Geographer Fyodr Romanenko of Moscow State University agreed there is no proof human activity has damaged the environment. The up to 4 degree Celsius rise felt across parts of the Arctic in the last 30 years could be part of millennia-old fluctuating weather patterns, he said. Other researchers disagree, saying the frozen, sparsely populated Yamal region 2,000 km northeast of Moscow holding a quarter of the world’s known gas reserves and home to the Nenets tribespeople, is testament to climate change.


According to a paper in the scientific journal Global Change Biology published by Bruce Forbes of Finland’s Arctic Centre, rising temperatures are making the Arctic tundra greener, adding significant growth of shrub willows over the last thirty years.


MELTING PERMAFROST

The world’s largest country has a thick band of permafrost — which contains organic matter whose microbes can emit the powerful greenhouse gas, methane — stretching from Murmansk near Finland to the far eastern region of Chukotka near Alaska.

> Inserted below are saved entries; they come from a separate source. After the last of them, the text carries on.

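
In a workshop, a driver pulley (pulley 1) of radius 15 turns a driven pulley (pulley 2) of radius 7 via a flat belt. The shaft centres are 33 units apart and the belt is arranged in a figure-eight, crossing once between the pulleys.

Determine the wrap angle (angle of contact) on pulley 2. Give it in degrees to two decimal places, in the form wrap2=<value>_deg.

crossed belt: β = asin((r1+r2)/C) = asin(22/33) = 41.8103°
wrap1 = wrap2 = π + 2β = 263.6206°

wrap2=263.62_deg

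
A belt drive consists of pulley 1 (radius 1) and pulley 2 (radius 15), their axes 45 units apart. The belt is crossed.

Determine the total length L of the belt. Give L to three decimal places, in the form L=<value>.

L=146.017

crossed belt: β = asin((r1+r2)/C) = asin(16/45) = 20.8275°
wrap1 = wrap2 = π + 2β = 221.6550°
tangent length = C·cosβ = 42.0595
L = (r1+r2)·wrap + 2·C·cosβ = 16·3.8686 + 2·42.0595 = 146.0167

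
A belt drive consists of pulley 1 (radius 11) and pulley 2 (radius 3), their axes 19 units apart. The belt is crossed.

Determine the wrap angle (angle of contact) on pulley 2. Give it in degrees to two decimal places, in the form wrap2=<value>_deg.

crossed belt: β = asin((r1+r2)/C) = asin(14/19) = 47.4631°
wrap1 = wrap2 = π + 2β = 274.9262°

wrap2=274.93_deg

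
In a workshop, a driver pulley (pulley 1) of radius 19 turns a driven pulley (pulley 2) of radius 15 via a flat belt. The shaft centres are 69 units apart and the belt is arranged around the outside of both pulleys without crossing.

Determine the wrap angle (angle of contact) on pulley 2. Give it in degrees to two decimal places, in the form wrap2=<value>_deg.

open belt: β = asin((r2−r1)/C) = asin(-4/69) = -3.3234°
wrap1 = π − 2β = 186.6467°
wrap2 = π + 2β = 173.3533°

wrap2=173.35_deg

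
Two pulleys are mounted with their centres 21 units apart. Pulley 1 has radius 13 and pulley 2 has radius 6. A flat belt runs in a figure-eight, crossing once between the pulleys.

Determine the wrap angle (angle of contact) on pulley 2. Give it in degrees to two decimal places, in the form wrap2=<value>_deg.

wrap2=309.58_deg

crossed belt: β = asin((r1+r2)/C) = asin(19/21) = 64.7912°
wrap1 = wrap2 = π + 2β = 309.5825°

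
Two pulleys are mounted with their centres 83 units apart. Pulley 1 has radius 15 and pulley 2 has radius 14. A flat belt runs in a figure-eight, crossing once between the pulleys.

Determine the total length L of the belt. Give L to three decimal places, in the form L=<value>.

crossed belt: β = asin((r1+r2)/C) = asin(29/83) = 20.4505°
wrap1 = wrap2 = π + 2β = 220.9009°
tangent length = C·cosβ = 77.7689
L = (r1+r2)·wrap + 2·C·cosβ = 29·3.8554 + 2·77.7689 = 267.3458

L=267.346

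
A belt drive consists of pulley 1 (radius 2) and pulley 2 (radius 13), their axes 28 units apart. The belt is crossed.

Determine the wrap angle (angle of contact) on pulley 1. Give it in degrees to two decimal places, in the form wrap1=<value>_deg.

crossed belt: β = asin((r1+r2)/C) = asin(15/28) = 32.3924°
wrap1 = wrap2 = π + 2β = 244.7847°

wrap1=244.78_deg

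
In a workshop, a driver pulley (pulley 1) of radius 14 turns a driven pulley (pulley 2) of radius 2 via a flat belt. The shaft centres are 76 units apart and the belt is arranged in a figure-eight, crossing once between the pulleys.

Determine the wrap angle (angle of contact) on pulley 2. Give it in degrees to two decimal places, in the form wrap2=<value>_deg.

crossed belt: β = asin((r1+r2)/C) = asin(16/76) = 12.1532°
wrap1 = wrap2 = π + 2β = 204.3064°

wrap2=204.31_deg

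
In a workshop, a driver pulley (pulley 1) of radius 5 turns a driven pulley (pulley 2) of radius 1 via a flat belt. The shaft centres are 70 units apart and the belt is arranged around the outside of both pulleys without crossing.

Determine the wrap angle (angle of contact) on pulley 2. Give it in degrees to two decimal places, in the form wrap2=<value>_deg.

wrap2=173.45_deg

open belt: β = asin((r2−r1)/C) = asin(-4/70) = -3.2758°
wrap1 = π − 2β = 186.5517°
wrap2 = π + 2β = 173.4483°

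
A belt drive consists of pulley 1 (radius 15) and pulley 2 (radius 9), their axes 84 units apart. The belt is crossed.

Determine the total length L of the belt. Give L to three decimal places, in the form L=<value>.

crossed belt: β = asin((r1+r2)/C) = asin(24/84) = 16.6015°
wrap1 = wrap2 = π + 2β = 213.2031°
tangent length = C·cosβ = 80.4984
L = (r1+r2)·wrap + 2·C·cosβ = 24·3.7211 + 2·80.4984 = 250.3032

L=250.303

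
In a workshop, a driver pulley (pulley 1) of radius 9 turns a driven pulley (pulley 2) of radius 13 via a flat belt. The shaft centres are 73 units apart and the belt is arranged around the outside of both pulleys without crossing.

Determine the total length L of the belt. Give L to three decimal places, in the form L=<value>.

L=215.334

open belt: β = asin((r2−r1)/C) = asin(4/73) = 3.1411°
wrap1 = π − 2β = 173.7179°
wrap2 = π + 2β = 186.2821°
tangent length = C·cosβ = 72.8903
L = r1·wrap1 + r2·wrap2 + 2·C·cosβ = 9·3.0319 + 13·3.2512 + 2·72.8903 = 215.3343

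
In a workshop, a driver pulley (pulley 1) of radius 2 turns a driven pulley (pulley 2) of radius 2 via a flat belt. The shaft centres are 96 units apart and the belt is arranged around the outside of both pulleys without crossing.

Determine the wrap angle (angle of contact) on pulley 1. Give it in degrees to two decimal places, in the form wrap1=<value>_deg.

wrap1=180.00_deg

open belt: β = asin((r2−r1)/C) = asin(0/96) = 0.0000°
wrap1 = π − 2β = 180.0000°
wrap2 = π + 2β = 180.0000°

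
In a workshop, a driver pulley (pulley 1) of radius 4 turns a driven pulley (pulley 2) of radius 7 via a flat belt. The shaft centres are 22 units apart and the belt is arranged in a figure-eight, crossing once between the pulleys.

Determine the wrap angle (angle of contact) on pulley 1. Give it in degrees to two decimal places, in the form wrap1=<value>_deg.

crossed belt: β = asin((r1+r2)/C) = asin(11/22) = 30.0000°
wrap1 = wrap2 = π + 2β = 240.0000°

wrap1=240.00_deg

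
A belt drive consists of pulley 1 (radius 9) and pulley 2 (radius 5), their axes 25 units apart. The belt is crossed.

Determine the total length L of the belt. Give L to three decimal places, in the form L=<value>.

L=102.050

crossed belt: β = asin((r1+r2)/C) = asin(14/25) = 34.0558°
wrap1 = wrap2 = π + 2β = 248.1116°
tangent length = C·cosβ = 20.7123
L = (r1+r2)·wrap + 2·C·cosβ = 14·4.3304 + 2·20.7123 = 102.0497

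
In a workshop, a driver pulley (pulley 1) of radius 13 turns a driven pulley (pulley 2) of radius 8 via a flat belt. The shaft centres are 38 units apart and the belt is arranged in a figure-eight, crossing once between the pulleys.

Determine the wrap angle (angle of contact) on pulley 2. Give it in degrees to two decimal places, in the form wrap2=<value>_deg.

crossed belt: β = asin((r1+r2)/C) = asin(21/38) = 33.5477°
wrap1 = wrap2 = π + 2β = 247.0955°

wrap2=247.10_deg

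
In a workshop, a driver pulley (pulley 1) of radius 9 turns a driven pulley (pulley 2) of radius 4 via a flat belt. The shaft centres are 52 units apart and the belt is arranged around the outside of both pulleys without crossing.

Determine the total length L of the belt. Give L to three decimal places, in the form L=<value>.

open belt: β = asin((r2−r1)/C) = asin(-5/52) = -5.5177°
wrap1 = π − 2β = 191.0355°
wrap2 = π + 2β = 168.9645°
tangent length = C·cosβ = 51.7591
L = r1·wrap1 + r2·wrap2 + 2·C·cosβ = 9·3.3342 + 4·2.9490 + 2·51.7591 = 145.3218

L=145.322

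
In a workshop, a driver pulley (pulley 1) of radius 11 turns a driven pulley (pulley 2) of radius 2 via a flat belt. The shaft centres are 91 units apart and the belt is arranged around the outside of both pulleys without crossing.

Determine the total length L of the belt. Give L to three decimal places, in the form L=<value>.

open belt: β = asin((r2−r1)/C) = asin(-9/91) = -5.6759°
wrap1 = π − 2β = 191.3518°
wrap2 = π + 2β = 168.6482°
tangent length = C·cosβ = 90.5539
L = r1·wrap1 + r2·wrap2 + 2·C·cosβ = 11·3.3397 + 2·2.9435 + 2·90.5539 = 223.7315

L=223.732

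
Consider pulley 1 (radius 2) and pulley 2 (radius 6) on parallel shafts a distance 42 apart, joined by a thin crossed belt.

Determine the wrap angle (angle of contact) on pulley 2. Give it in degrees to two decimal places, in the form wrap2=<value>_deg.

wrap2=201.96_deg

crossed belt: β = asin((r1+r2)/C) = asin(8/42) = 10.9806°
wrap1 = wrap2 = π + 2β = 201.9612°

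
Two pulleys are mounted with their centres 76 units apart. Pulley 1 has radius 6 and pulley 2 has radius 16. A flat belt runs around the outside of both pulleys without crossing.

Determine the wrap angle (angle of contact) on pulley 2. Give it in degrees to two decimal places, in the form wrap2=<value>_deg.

open belt: β = asin((r2−r1)/C) = asin(10/76) = 7.5608°
wrap1 = π − 2β = 164.8783°
wrap2 = π + 2β = 195.1217°

wrap2=195.12_deg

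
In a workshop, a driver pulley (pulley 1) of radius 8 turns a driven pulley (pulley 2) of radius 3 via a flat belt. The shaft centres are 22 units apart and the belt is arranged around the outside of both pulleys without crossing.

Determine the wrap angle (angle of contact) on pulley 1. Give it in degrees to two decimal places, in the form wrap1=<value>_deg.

open belt: β = asin((r2−r1)/C) = asin(-5/22) = -13.1366°
wrap1 = π − 2β = 206.2731°
wrap2 = π + 2β = 153.7269°

wrap1=206.27_deg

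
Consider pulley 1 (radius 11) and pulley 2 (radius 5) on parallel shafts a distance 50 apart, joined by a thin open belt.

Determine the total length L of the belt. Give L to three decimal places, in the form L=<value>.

L=150.986

open belt: β = asin((r2−r1)/C) = asin(-6/50) = -6.8921°
wrap1 = π − 2β = 193.7842°
wrap2 = π + 2β = 166.2158°
tangent length = C·cosβ = 49.6387
L = r1·wrap1 + r2·wrap2 + 2·C·cosβ = 11·3.3822 + 5·2.9010 + 2·49.6387 = 150.9864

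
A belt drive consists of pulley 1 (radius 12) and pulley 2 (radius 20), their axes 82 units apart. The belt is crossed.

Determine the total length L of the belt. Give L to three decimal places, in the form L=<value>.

crossed belt: β = asin((r1+r2)/C) = asin(32/82) = 22.9697°
wrap1 = wrap2 = π + 2β = 225.9394°
tangent length = C·cosβ = 75.4983
L = (r1+r2)·wrap + 2·C·cosβ = 32·3.9434 + 2·75.4983 = 277.1850

L=277.185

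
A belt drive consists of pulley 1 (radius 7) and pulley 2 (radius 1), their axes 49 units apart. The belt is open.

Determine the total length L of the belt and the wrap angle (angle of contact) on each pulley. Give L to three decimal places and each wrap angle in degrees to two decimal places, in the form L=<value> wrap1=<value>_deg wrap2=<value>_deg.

L=123.868 wrap1=194.07_deg wrap2=165.93_deg

open belt: β = asin((r2−r1)/C) = asin(-6/49) = -7.0335°
wrap1 = π − 2β = 194.0669°
wrap2 = π + 2β = 165.9331°
tangent length = C·cosβ = 48.6313
L = r1·wrap1 + r2·wrap2 + 2·C·cosβ = 7·3.3871 + 1·2.8961 + 2·48.6313 = 123.8684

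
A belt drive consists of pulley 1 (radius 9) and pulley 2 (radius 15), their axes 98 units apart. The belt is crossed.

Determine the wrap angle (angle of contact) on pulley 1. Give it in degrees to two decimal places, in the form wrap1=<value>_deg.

crossed belt: β = asin((r1+r2)/C) = asin(24/98) = 14.1758°
wrap1 = wrap2 = π + 2β = 208.3516°

wrap1=208.35_deg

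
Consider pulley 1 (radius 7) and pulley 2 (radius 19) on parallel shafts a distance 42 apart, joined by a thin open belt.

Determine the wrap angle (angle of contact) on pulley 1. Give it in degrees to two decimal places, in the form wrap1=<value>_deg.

open belt: β = asin((r2−r1)/C) = asin(12/42) = 16.6015°
wrap1 = π − 2β = 146.7969°
wrap2 = π + 2β = 213.2031°

wrap1=146.80_deg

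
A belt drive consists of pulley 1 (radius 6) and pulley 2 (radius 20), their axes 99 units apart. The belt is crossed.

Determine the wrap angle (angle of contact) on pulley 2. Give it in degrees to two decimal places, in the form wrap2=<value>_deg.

wrap2=210.45_deg

crossed belt: β = asin((r1+r2)/C) = asin(26/99) = 15.2260°
wrap1 = wrap2 = π + 2β = 210.4519°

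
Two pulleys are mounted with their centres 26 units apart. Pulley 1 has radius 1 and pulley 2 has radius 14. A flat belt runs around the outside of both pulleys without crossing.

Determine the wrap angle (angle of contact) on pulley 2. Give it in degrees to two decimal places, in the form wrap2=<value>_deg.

open belt: β = asin((r2−r1)/C) = asin(13/26) = 30.0000°
wrap1 = π − 2β = 120.0000°
wrap2 = π + 2β = 240.0000°

wrap2=240.00_deg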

Environmentalists fear melting permafrost from rising temperatures will accelerate global warming. Russia — which has permafrost covering 60 percent of its land — most likely holds the world’s biggest methane threat. By 2050, vast amounts of methane will “explode into the air” from Russia’s melting permafrost, Chuprov, head of the Russian energy unit at environmental group Greenpeace, said.


Atmospheric methane concentrations, 1985-2008, with the IPCC methane projections overlaid

(adapted from: Dlugokencky et al., 2009)


The United Nations panel of climate scientists says warming is happening faster in the Arctic than the global average. As reflective snow and ice retreats, it exposes darker ground and water that soaks up ever more heat.

1 comment:

  1. The Arctic Methane Emergency Group have been warning us about this for years and it is now a given. The game is up and we are all going down with it.